Directed by Henry Joost and Ariel Schulman

Written by Christopher Landon

USA, 2012

By the time that A Nightmare on Elm Street spawned a third sequel, that series had degenerated into gory farce; once Friday the 13th: The Final Chapter (ha!) was released, audiences were rooting for inventiveness in the slaughter more than any one character. So give Paranormal Activity 4 credit: aside from continuing Paramount’s cash-cow horror franchise for millions of dollars more, it is also a suspense film to be taken seriously, and on its own merits. It carries the whiff of sequelized formula, but that never becomes a stench.

Kathryn Newton is impressive as Alex, a 15-year-old girl whose tech-savvy boyfriend rigs her family’s computer webcams to record the supernatural activity going on in her house. She plays “over-dramatic teenager” well but without overplaying it, which already puts her in a high class among young actors. The webcam aesthetic means Newton is delivering her lines directly to the camera, often at extremely close range, which is an additional challenge that she meets well.

Directors Henry Joost and Ariel Schulman (Catfish, Paranormal Activity 3) have a fine grasp of limits and advantages of the webcam approach, and they are able to create real compositions within that limited format. Alex’s house is not a wide canvas on which to play, but they master it so well that one could draw a blueprint of the house from memory. They’re clever enough to insert a direct reference to The Shining, and confident enough to put a nice twist on that reference later on.

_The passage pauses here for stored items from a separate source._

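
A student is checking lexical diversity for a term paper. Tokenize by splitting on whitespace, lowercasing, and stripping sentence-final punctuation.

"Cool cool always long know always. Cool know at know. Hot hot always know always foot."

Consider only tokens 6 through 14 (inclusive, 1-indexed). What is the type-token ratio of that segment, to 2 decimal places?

0.56

Segment tokens 6–14: always, cool, know, at, know, hot, hot, always, know
Segment N = 9, segment V = 5.
TTR = 5 / 9 = 0.56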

The formula that they are following should be clear by now: camera sits in the same spot for several minutes, showing nothing much of interest, and then something creepy happens. The formula is called back often, using title cards (“Night #5”) as every movie in the series has done, and re-using specific tricks that the haunt has used in the previous films. The interesting part – the reason this series works – is that the formula is successful every time. The jump-scares always bring a jump. Where most horror franchises become stale because the audiences knows what is coming, this one sustains itself precisely because the audience knows what is coming, and Paramount employs filmmakers who are experts in making the wait unbearable.

Still, strains are beginning to show around the edges. The running joke with the series is, “who’s the fictional editor of this fictional footage? He’s kind of messed up, isn’t he?” On a few occasions the film employs jump cuts for no reason other than to get the audience to jump, which the series never did prior to Joost and Schulman taking over. Many sequences look just like a movie, intercutting between the various cameras with the purpose of heightening tension, where earlier films in the series had at least pretended not to look so professional.

It’s not only the issue of the editor, as there are some strains on the story as well. The central issue, that Alex’s brother Wyatt is somehow connected with baby Hunter from Paranormal Activity 2, is poorly resolved. If Wyatt is Hunter, as the film implies on occasion, then who’s the other creepy boy? If Wyatt isn’t Hunter, which would make more sense, then what does the haunt want with Wyatt? All of these questions are left to hang until a future sequel, making the movie as frustrating as Prometheus and The Amazing Spider-Man in that area.

Still, it might have been a decent idea to withhold that part of the story. The makers of The Blair Witch Project wrote themselves into a corner with the first film, forcing a wretched sequel and a series flame-out. With scares this intense and enough quality acting from Newton to cover the holes, Joost and Schulman deserve credit for sustaining the intensity of this Paranormal Activity films, and keeping it sustainable into the future.